Phase-wise Plan (20 hrs):
- Day 1–2 (4 hrs): Reproduce tutorial code on sample images
- Day 3–4 (4 hrs): Tweak weights & hyperparameters for 3 distinct style images
- Day 5–6 (4 hrs): Build web UI + back-end inference endpoint
- Day 7–8 (4 hrs): Integrate slider controls & test on user images
- Day 9 (2 hrs): Write usage instructions & showcase gallery
- Day 10 (2 hrs): Final presentation of user-generated artworks
Expected Outcome:
A demo site where peers can upload two images and download a stylized result, plus a “gallery” of at least three before/after examples.
UG Project 1: Movie Recommendation System
Problem Statement:
How can we suggest films to users based on past ratings, minimizing “cold start” issues?
Objective:
Build a collaborative-filtering recommender (e.g. matrix factorization via Surprise or Implicit) using MovieLens 100K, then wrap it in a Flask API.
Research Topics:
- Collaborative vs. content-based filtering
- SVD matrix factorization fundamentals
- Evaluation (RMSE, MAE, precision@k)
- Simple UX: collecting initial user ratings
Methodology:
- Data Prep: Load MovieLens 100K; split into train/validation.
- Modeling: Train at least two algorithms (e.g.
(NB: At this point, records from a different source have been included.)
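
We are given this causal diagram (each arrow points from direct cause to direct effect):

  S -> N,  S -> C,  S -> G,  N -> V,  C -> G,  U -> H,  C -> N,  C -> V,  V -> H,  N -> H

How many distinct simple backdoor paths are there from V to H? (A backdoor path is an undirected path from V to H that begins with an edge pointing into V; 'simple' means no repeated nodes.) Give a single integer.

A backdoor path from V to H is any simple undirected path whose first edge points into V (i.e. leaves V via a parent).
Parents of V: {C, N}.
Enumerating:
  P1: V <- C <- S -> N -> H
  P2: V <- C -> N -> H
  P3: V <- C -> G <- S -> N -> H
  P4: V <- N -> H
That exhausts the simple backdoor paths. Count: 4.

4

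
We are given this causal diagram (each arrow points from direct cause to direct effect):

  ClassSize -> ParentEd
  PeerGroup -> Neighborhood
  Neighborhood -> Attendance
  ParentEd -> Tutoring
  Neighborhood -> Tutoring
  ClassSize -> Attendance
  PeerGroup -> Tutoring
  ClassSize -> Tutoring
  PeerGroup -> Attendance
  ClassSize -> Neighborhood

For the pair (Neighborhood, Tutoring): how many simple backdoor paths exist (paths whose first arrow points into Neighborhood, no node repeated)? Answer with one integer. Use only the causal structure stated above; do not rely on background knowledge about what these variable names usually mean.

6

A backdoor path from Neighborhood to Tutoring is any simple undirected path whose first edge points into Neighborhood (i.e. leaves Neighborhood via a parent).
Parents of Neighborhood: {ClassSize, PeerGroup}.
Enumerating:
  P1: Neighborhood <- ClassSize -> ParentEd -> Tutoring
  P2: Neighborhood <- ClassSize -> Tutoring
  P3: Neighborhood <- ClassSize -> Attendance <- PeerGroup -> Tutoring
  P4: Neighborhood <- PeerGroup -> Tutoring
  P5: Neighborhood <- PeerGroup -> Attendance <- ClassSize -> ParentEd -> Tutoring
  P6: Neighborhood <- PeerGroup -> Attendance <- ClassSize -> Tutoring
That exhausts the simple backdoor paths. Count: 6.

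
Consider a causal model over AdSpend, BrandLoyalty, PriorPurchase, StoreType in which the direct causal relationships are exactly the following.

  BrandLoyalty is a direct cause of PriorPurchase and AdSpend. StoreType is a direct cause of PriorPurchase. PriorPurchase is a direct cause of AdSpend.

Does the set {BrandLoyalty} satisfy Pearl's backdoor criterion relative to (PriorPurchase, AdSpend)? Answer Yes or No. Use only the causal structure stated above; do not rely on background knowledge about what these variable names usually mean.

Backdoor paths from PriorPurchase to AdSpend (paths whose first edge points into PriorPurchase):
  P1: PriorPurchase <- BrandLoyalty -> AdSpend
Condition 1 (no descendant of PriorPurchase in the set): holds — descendants of PriorPurchase are {AdSpend}; none are in {BrandLoyalty}.
Condition 2 (every backdoor path blocked by {BrandLoyalty}):
  P1: blocked at fork node BrandLoyalty ∈ conditioning set.
{BrandLoyalty} satisfies the backdoor criterion.

Yes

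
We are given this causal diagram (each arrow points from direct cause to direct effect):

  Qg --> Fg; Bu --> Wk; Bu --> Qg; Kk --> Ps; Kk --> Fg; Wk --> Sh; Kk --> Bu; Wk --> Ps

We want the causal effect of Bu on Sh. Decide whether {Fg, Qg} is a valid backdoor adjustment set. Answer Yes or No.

No

Backdoor paths from Bu to Sh (paths whose first edge points into Bu):
  P1: Bu <- Kk -> Ps <- Wk -> Sh
Condition 1 (no descendant of Bu in the set): FAILS — Fg and Qg are descendants of Bu.
Condition 2 (every backdoor path blocked by {Fg, Qg}):
  P1: blocked at collider Ps (neither it nor any descendant is in the conditioning set).
{Fg, Qg} does not satisfy the backdoor criterion.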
SVD, KNN) and compare.
- API: Create an endpoint where a user POSTs 5 ratings and GETs 5 recommendations.
- Report: Analyze error metrics and discuss cold-start mitigation (e.g. hybrid).
Phase-wise Plan (20 hrs):
- Day 1–2 (4 hrs): Exploratory data analysis & train/test split
- Day 3–4 (4 hrs): Train & evaluate two algorithms; log metrics
- Day 5–6 (4 hrs): Build Flask API for inference
- Day 7–8 (4 hrs): Write simple HTML/JS front end or CURL examples
- Day 9 (2 hrs): Document endpoints & usage examples
- Day 10 (2 hrs): Present recommendations & metric comparisons
Expected Outcome:
A runnable service returning personalized movie lists with ≥0.9 RMSE improvement over baseline, plus a short comparative analysis.
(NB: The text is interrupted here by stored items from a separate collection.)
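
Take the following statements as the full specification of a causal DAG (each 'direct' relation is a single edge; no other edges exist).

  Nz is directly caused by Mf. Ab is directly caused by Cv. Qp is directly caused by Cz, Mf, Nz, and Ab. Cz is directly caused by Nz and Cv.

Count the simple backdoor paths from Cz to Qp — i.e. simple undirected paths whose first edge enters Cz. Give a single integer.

3

A backdoor path from Cz to Qp is any simple undirected path whose first edge points into Cz (i.e. leaves Cz via a parent).
Parents of Cz: {Cv, Nz}.
Enumerating:
  P1: Cz <- Cv -> Ab -> Qp
  P2: Cz <- Nz <- Mf -> Qp
  P3: Cz <- Nz -> Qp
That exhausts the simple backdoor paths. Count: 3.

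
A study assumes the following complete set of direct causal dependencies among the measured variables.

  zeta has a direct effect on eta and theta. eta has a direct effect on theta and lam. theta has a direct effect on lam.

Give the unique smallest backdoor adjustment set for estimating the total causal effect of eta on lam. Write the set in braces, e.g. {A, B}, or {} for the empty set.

{zeta}

Variables eligible for adjustment (non-descendants of eta, excluding eta and lam): {zeta}.
Backdoor paths from eta to lam:
  P1: eta <- zeta -> theta -> lam
The empty set is not sufficient: P1 (eta <- zeta -> theta -> lam) has no collider blocking it and no conditioned non-collider, so it is open.
Try {zeta}:
  P1: blocked at fork node zeta ∈ conditioning set.
{zeta} contains no descendant of eta and blocks every backdoor path.
{zeta} is the unique smallest valid adjustment set.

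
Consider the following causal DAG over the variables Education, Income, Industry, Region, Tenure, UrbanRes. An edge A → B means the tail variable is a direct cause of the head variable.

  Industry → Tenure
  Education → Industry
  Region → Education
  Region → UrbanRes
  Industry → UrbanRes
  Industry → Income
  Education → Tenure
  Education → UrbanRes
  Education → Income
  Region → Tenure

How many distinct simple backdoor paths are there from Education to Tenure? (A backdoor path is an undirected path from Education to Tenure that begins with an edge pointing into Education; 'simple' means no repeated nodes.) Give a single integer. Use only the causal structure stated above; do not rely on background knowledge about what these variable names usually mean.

2

A backdoor path from Education to Tenure is any simple undirected path whose first edge points into Education (i.e. leaves Education via a parent).
Parents of Education: {Region}.
Enumerating:
  P1: Education <- Region -> UrbanRes <- Industry -> Tenure
  P2: Education <- Region -> Tenure
That exhausts the simple backdoor paths. Count: 2.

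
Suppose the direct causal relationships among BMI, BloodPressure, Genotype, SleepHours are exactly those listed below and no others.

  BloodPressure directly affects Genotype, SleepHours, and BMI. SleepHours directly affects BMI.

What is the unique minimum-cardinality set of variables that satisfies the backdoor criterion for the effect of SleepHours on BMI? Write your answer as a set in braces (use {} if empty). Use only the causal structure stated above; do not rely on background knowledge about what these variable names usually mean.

{BloodPressure}

Variables eligible for adjustment (non-descendants of SleepHours, excluding SleepHours and BMI): {BloodPressure, Genotype}.
Backdoor paths from SleepHours to BMI:
  P1: SleepHours <- BloodPressure -> BMI
The empty set is not sufficient: P1 (SleepHours <- BloodPressure -> BMI) has no collider blocking it and no conditioned non-collider, so it is open.
Try {BloodPressure}:
  P1: blocked at fork node BloodPressure ∈ conditioning set.
{BloodPressure} contains no descendant of SleepHours and blocks every backdoor path.
No other singleton works — e.g. {Genotype} leaves P1 open — so {BloodPressure} is the unique smallest valid adjustment set.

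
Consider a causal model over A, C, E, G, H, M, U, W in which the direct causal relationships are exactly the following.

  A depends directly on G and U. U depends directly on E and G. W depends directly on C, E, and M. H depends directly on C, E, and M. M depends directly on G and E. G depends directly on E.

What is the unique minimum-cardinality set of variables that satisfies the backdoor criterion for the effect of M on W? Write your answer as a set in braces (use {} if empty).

{E}

Variables eligible for adjustment (non-descendants of M, excluding M and W): {A, C, E, G, U}.
Backdoor paths from M to W:
  P1: M <- E -> W
  P2: M <- E -> H <- C -> W
  P3: M <- G <- E -> W
  P4: M <- G <- E -> H <- C -> W
  P5: M <- G -> U <- E -> W
  P6: M <- G -> U <- E -> H <- C -> W
  P7: M <- G -> A <- U <- E -> W
  P8: M <- G -> A <- U <- E -> H <- C -> W
The empty set is not sufficient: P1 (M <- E -> W) has no collider blocking it and no conditioned non-collider, so it is open.
Try {E}:
  P1: blocked at fork node E ∈ conditioning set.
  P2: blocked at fork node E ∈ conditioning set.
  P3: blocked at fork node E ∈ conditioning set.
  P4: blocked at fork node E ∈ conditioning set.
  P5: blocked at collider U (neither it nor any descendant is in the conditioning set).
  P6: blocked at collider U (neither it nor any descendant is in the conditioning set).
  P7: blocked at collider A (neither it nor any descendant is in the conditioning set).
  P8: blocked at collider A (neither it nor any descendant is in the conditioning set).
{E} contains no descendant of M and blocks every backdoor path.
No other singleton works — e.g. {G} leaves P1 open — so {E} is the unique smallest valid adjustment set.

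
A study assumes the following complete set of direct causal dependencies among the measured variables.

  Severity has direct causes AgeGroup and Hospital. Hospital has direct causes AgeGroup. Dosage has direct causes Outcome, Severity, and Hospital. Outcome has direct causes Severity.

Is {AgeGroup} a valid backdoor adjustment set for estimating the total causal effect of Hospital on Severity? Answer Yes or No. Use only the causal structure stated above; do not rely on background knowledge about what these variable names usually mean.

Yes

Backdoor paths from Hospital to Severity (paths whose first edge points into Hospital):
  P1: Hospital <- AgeGroup -> Severity
Condition 1 (no descendant of Hospital in the set): holds — descendants of Hospital are {Dosage, Outcome, Severity}; none are in {AgeGroup}.
Condition 2 (every backdoor path blocked by {AgeGroup}):
  P1: blocked at fork node AgeGroup ∈ conditioning set.
{AgeGroup} satisfies the backdoor criterion.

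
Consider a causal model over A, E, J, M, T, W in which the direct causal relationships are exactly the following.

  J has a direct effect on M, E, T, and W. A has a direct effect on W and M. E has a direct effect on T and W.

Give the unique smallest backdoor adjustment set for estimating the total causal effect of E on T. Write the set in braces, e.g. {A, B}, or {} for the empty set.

{J}

Variables eligible for adjustment (non-descendants of E, excluding E and T): {A, J, M}.
Backdoor paths from E to T:
  P1: E <- J -> T
The empty set is not sufficient: P1 (E <- J -> T) has no collider blocking it and no conditioned non-collider, so it is open.
Try {J}:
  P1: blocked at fork node J ∈ conditioning set.
{J} contains no descendant of E and blocks every backdoor path.
No other singleton works — e.g. {A} leaves P1 open — so {J} is the unique smallest valid adjustment set.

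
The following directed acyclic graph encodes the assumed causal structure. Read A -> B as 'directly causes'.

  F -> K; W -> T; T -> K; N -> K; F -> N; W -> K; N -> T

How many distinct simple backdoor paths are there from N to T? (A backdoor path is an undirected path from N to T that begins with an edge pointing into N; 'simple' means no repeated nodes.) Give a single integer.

A backdoor path from N to T is any simple undirected path whose first edge points into N (i.e. leaves N via a parent).
Parents of N: {F}.
Enumerating:
  P1: N <- F -> K <- W -> T
  P2: N <- F -> K <- T
That exhausts the simple backdoor paths. Count: 2.

2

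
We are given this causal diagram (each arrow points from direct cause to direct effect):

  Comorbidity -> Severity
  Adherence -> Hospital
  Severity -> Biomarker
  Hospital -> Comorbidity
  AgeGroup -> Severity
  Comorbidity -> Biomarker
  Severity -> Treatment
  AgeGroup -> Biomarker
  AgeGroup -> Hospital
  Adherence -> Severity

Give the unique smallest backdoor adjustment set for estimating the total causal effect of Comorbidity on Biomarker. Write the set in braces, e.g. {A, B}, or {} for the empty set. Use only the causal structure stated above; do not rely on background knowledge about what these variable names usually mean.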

UG Project 2: Transformer-Based Text Summarizer
Problem Statement:
How can busy readers quickly digest long articles by reading automatically generated concise summaries?
Objective:
Fine-tune a pre-trained T5 or BART model on a news-summarization dataset (CNN/DailyMail) and serve it via a REST API.
Research Topics:
- Encoder–decoder transformer architecture
- Fine-tuning with Hugging Face’s Trainer API
- ROUGE evaluation metrics
- Resource considerations for inference (batch size, beam search)
Methodology:
- Dataset: Download the CNN/DailyMail subset.
- Preprocessing: Tokenize with Hugging Face tokenizer, truncate/segment long inputs.
- Fine-Tuning: Set up Trainer with early stopping; track ROUGE-1/2/L.
- API: Build a Flask endpoint for sending raw text and receiving the summary.
Phase-wise Plan (20 hrs):
- Day 1–2 (4 hrs): Data cleanup & tokenization pipeline
- Day 3–4 (4 hrs): Configure & run fine-tuning; monitor validation ROUGE
- Day 5–6 (4 hrs): Test inference on 10 unseen articles; record ROUGE
- Day 7–8 (4 hrs): Develop REST API endpoint + usage script
- Day 9 (2 hrs): Prepare examples & usage documentation
- Day 10 (2 hrs): Final demo: live summarization of news links
Expected Outcome:
A service achieving ≥35 ROUGE-1 on validation, plus an interactive demo where users submit URLs or text and get concise summaries.